Annie was 36 years old in 1893 when her husband returned from a wet, cold trip to Fort Monroe, Virginia fell ill, and died in Washington’s Windsor Hotel. It would be there that she and her two sons would come to terms with the loss of a father.
Annie would struggle to keep the studios and gallery operating with her two sons. The famous Civil War studios of Brady and Gardner were gone by the early 1870s, and C.M. Bell's work took prominence on Pennsylvania Avenue. Soon George Eastman's Kodak camera would make ubiquitous, the "Kodak Moment" introduced in 1888. The production of Kodak's popular Brownie Camera in 1900 only increased the studios' pressure to profit as Annie faced enormous market forces.
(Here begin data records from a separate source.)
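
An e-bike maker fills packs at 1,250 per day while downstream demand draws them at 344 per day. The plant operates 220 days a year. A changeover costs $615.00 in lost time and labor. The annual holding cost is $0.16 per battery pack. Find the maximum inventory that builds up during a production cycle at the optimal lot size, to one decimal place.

I_max ≈ 20,534.9 packs

Annual demand D = 344 × 220 = 75,680.
Production build-up factor (1 − d/p) = 1 − 344/1,250 = 0.7248.
Q* = √(2DS / (H(1 − d/p))) = √(2 × 75,680 × 615 / (0.16 × 0.7248)).
= √(93,086,400 / 0.116) ≈ 28331.791.
Maximum inventory = Q*(1 − d/p) = 28331.791 × 0.7248 ≈ 20534.882.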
In that same year, Annie sold the studio and over 30,000 glass plate negatives to new proprietors who kept the name "C. M. Bell Studios" until 1910. Annie's sons, Charles, Jr. and Colley, were pursuing careers in engineering and law respectfully.
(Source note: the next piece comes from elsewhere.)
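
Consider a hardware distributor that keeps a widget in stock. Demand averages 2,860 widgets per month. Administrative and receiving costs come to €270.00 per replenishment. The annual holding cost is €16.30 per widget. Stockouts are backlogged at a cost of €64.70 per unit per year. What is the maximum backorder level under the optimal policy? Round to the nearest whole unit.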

Charles, Jr. left Washington to advance his passion as an electrical engineer. Young Colley, a lawyer, stayed close to his mother in Washington, D.C., while working as the personal secretary to Chief Justice Fuller and Justice Charles Evans Hughes. In 1910 young Colley married Carl Bushby, the daughter of Rev. William Bushby, an Episcopal minister and teacher at National Cathedral School for Girls. Carl, suffering from tuberculosis during the courtship, died seven months after the June wedding. Colley's son, Colley, Jr., learned of his father's loss when locating a box in the back of the lawyer's rolltop desk in the mid-1960s after his father’s death. The paper box contained Carl's white gloves, shoes, lace, and personal papers. Annie and her son Colley would be inseparable following this chapter in their lives.
As for the thousands of class negatives boxed in storage facilities? Eventually, Alexander Graham Bell (no relation) would acquire the glass negatives' cases decades later to see them safely passed to the Smithsonian Institute. In a historical irony, as Kodak faced its decline in the face of digital photography, the Library of Congress painstakingly opened the crates of Bell's glass negatives. For several years, curators and librarians of the Library of Congress carefully digitized and cataloged C.M. Bell's glass plates. The Bell family now presents this web site as an ongoing study and discovery in Charles and Annie's work. What had seemingly melted away in a museum storage facility is revealed to live another day in our American Experience.